By Jonathan Murphy (As told to Jodi Murphy)
When you encounter me today, the man you see before you is a galaxy’s distance away from the boy I used to be. I was the kid in the corner pacing back and forth, the boy who wanted to go unnoticed and left to live inside my own mind’s palace. I wouldn’t look you in the eye. I just didn’t have the confidence to peer into your soul. The eyes are piercing gateways and it was just too difficult for me to ‘see’ you. So I’d have to look to your left or right in order to focus on what you were saying.
I was a hedgehog.
I read that someone once said that autism is like being a hedgehog. They want to get close to other hedgehogs but because of their spines, they’re afraid if they get too close, it will hurt. That was me. I wanted to reach out to people but I was so afraid of getting rejected. And I had a reason to be fearful because kids my age never understood me. Whenever I was the real me, I got laughed at or bullied. No, best to keep my head down and remain invisible.

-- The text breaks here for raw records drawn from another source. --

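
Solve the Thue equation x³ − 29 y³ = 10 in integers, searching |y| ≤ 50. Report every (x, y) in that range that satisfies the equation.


The equation is x³ - 29y³ = 10. For fixed y, x³ = 29·y³ + 10, so a solution requires the RHS to be a perfect cube.
Strategy: iterate y from -50 to 50, compute RHS = 29·y³ + 10, and check whether it is a (positive or negative) perfect cube.
Check small values of y:
  y = 0: RHS = 10 is not a perfect cube.
  y = 1: RHS = 39 is not a perfect cube.
  y = -1: RHS = -19 is not a perfect cube.
  y = 2: RHS = 242 is not a perfect cube.
  y = -2: RHS = -222 is not a perfect cube.
  y = 3: RHS = 793 is not a perfect cube.
  y = -3: RHS = -773 is not a perfect cube.
Continuing the search up to |y| = 50 finds no solutions either.
No (x, y) in the scanned range satisfies the equation.

No integer solutions with |y| ≤ 50.


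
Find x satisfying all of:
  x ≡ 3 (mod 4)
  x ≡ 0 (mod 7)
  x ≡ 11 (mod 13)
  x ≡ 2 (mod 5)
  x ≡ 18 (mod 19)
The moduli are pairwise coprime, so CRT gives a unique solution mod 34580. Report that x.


Product of moduli M = 4 · 7 · 13 · 5 · 19 = 34580.
Merge one congruence at a time:
  Start: x ≡ 3 (mod 4).
  Combine with x ≡ 0 (mod 7); new modulus lcm = 28.
    Write x = 3 + 4·t and substitute into x ≡ 0 (mod 7): 4·t ≡ 0 − 3 = -3 (mod 7).
    Reduce coefficients mod 7: 4·t ≡ 4 (mod 7).
    The inverse of 4 mod 7 is 2 (since 4·2 = 8 = 1·7 + 1), so t ≡ 2·4 = 8 ≡ 1 (mod 7).
    Then x = 3 + 4·1 = 7, valid modulo lcm(4, 7) = 28: x ≡ 7 (mod 28).
  Combine with x ≡ 11 (mod 13); new modulus lcm = 364.
    Write x = 7 + 28·t and substitute into x ≡ 11 (mod 13): 28·t ≡ 11 − 7 = 4 (mod 13).
    Reduce coefficients mod 13: 2·t ≡ 4 (mod 13).
    The inverse of 2 mod 13 is 7 (since 2·7 = 14 = 1·13 + 1), so t ≡ 7·4 = 28 ≡ 2 (mod 13).
    Then x = 7 + 28·2 = 63, valid modulo lcm(28, 13) = 364: x ≡ 63 (mod 364).
  Combine with x ≡ 2 (mod 5); new modulus lcm = 1820.
    Write x = 63 + 364·t and substitute into x ≡ 2 (mod 5): 364·t ≡ 2 − 63 = -61 (mod 5).
    Reduce coefficients mod 5: 4·t ≡ 4 (mod 5).
    The inverse of 4 mod 5 is 4 (since 4·4 = 16 = 3·5 + 1), so t ≡ 4·4 = 16 ≡ 1 (mod 5).
    Then x = 63 + 364·1 = 427, valid modulo lcm(364, 5) = 1820: x ≡ 427 (mod 1820).
  Combine with x ≡ 18 (mod 19); new modulus lcm = 34580.
    Write x = 427 + 1820·t and substitute into x ≡ 18 (mod 19): 1820·t ≡ 18 − 427 = -409 (mod 19).
    Reduce coefficients mod 19: 15·t ≡ 9 (mod 19).
    The inverse of 15 mod 19 is 14 (since 15·14 = 210 = 11·19 + 1), so t ≡ 14·9 = 126 ≡ 12 (mod 19).
    Then x = 427 + 1820·12 = 22267, valid modulo lcm(1820, 19) = 34580: x ≡ 22267 (mod 34580).
Verify against each original: 22267 mod 4 = 3, 22267 mod 7 = 0, 22267 mod 13 = 11, 22267 mod 5 = 2, 22267 mod 19 = 18.

x ≡ 22267 (mod 34580).


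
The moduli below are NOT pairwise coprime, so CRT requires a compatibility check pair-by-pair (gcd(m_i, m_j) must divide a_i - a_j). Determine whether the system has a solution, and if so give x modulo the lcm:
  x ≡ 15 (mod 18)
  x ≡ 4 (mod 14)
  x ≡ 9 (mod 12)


Moduli 18, 14, 12 are not pairwise coprime, so CRT works modulo lcm(m_i) when all pairwise compatibility conditions hold.
Pairwise compatibility: gcd(m_i, m_j) must divide a_i - a_j for every pair.
Merge one congruence at a time:
  Start: x ≡ 15 (mod 18).
  Combine with x ≡ 4 (mod 14): gcd(18, 14) = 2, and 4 - 15 = -11 is NOT divisible by 2.
    ⇒ system is inconsistent (no integer solution).

No solution (the system is inconsistent).


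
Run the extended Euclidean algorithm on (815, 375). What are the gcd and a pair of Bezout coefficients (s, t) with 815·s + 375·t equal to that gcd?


Euclidean algorithm on (815, 375) — divide until remainder is 0:
  815 = 2 · 375 + 65
  375 = 5 · 65 + 50
  65 = 1 · 50 + 15
  50 = 3 · 15 + 5
  15 = 3 · 5 + 0
gcd(815, 375) = 5.
Track Bezout coefficients alongside the remainders: start with r₀ = 815 = a·1 + b·0 (s = 1, t = 0) and r₁ = 375 = a·0 + b·1 (s = 0, t = 1); each new remainder r_{k+1} = r_{k-1} − q_k·r_k inherits s_{k+1} = s_{k-1} − q_k·s_k, t_{k+1} = t_{k-1} − q_k·t_k, so r_k = a·s_k + b·t_k at every step:
  q = 2: r = 65, s = 1 − 2·0 = 1, t = 0 − 2·1 = -2  (check: 815·1 + 375·(-2) = 65)
  q = 5: r = 50, s = 0 − 5·1 = -5, t = 1 − 5·(-2) = 11  (check: 815·(-5) + 375·11 = 50)
  q = 1: r = 15, s = 1 − 1·(-5) = 6, t = -2 − 1·11 = -13  (check: 815·6 + 375·(-13) = 15)
  q = 3: r = 5, s = -5 − 3·6 = -23, t = 11 − 3·(-13) = 50  (check: 815·(-23) + 375·50 = 5)
The row with r = 5 (the gcd) gives the Bezout coefficients s = -23, t = 50.
Result: 815 · (-23) + 375 · (50) = 5.

gcd(815, 375) = 5; s = -23, t = 50 (check: 815·(-23) + 375·50 = 5).


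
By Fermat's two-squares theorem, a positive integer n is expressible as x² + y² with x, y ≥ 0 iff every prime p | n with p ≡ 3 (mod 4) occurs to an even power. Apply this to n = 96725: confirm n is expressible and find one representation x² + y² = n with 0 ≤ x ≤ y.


Step 1: Factor n = 96725 = 5^2 · 53 · 73.
Step 2: Check the mod-4 condition on each prime factor: 5 ≡ 1 (mod 4), exponent 2; 53 ≡ 1 (mod 4), exponent 1; 73 ≡ 1 (mod 4), exponent 1.
All primes ≡ 3 (mod 4) appear to even exponent (or don't appear), so by the two-squares theorem n IS expressible as a sum of two squares.
Step 3: Build a representation. Group n = k² · m with k = 5 and m = 53 · 73 = 3869 (a product of primes ≡ 1 (mod 4)); a representation of m scales to one of n via (k·x)² + (k·y)² = k²(x² + y²). Each prime p ≡ 1 (mod 4) is itself a sum of two squares; find a² by testing p − a² for a perfect square:
  53: 53 − 1² = 52, 53 − 2² = 49 = 7² ⇒ 53 = 2² + 7².
  73: 73 − 1² = 72, 73 − 2² = 69, 73 − 3² = 64 = 8² ⇒ 73 = 3² + 8².
  Combine using the Brahmagupta–Fibonacci identity (a² + b²)(c² + d²) = (ac − bd)² + (ad + bc)² = (ac + bd)² + (ad − bc)²:
  53 · 73 = 3869: from (2² + 7²)(3² + 8²), take (2·3 − 7·8, 2·8 + 7·3) = (6 − 56, 16 + 21) = (-50, 37); dropping signs (only squares matter) gives (50, 37); check 50² + 37² = 2500 + 1369 = 3869 ✓.
  Scale by k = 5: (5·50, 5·37) = (250, 185).
Step 4: Order so x ≤ y and verify: 185² + 250² = 34225 + 62500 = 96725 = n. ✓

n = 96725 = 185² + 250² (one valid representation with x ≤ y).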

I learned to engage and connect.
My mother was (and is) always working behind the scenes to find environments where I feel safe—places with people who could help me come out of my shell, shed my anxieties and discover my true potential. She has a special ‘brainstorming’ technique that allows her to think outside-the-box to find great opportunities for me. When she found the Stanbridge Academy, a very unique school for kids with learning disabilities, I began my journey towards engagement and connection. I had teachers who cared and wouldn’t let me hide and retreat from the spotlight. They consistently pushed me to the forefront, asking and encouraging me to take on challenges they knew I could do—and even when I resisted, they never gave up on me.
I gained my confidence from those challenges and going outside my comfort zone. I was (and still am) able to do this because of a great support team—family, friends, teachers, counselors—who help me through the rough spots and believe in me, even during those times when I don’t believe in myself.
I let go of being typical.
I felt inner-pressure to be ‘typical’ and set myself up for disappointment when I couldn’t live up to society’s norms. When I let go of those expectations, my attitude turned positive and my life changed dramatically. I discovered something I was really good at and a path towards independence and future! I’m not a technical genius nor an athlete, but when I act, people take notice and pay attention. I cannot improvise in life but I am masterful on stage or in a sound booth. I’ve done Shakespeare and children’s theater. Today, I am a member of the actors union and I’ve done character voices on videogames, apps, toys…even a major theme park.
Being autistic hasn’t stopped me from achieving and pursuing my dreams. It won’t stop you either.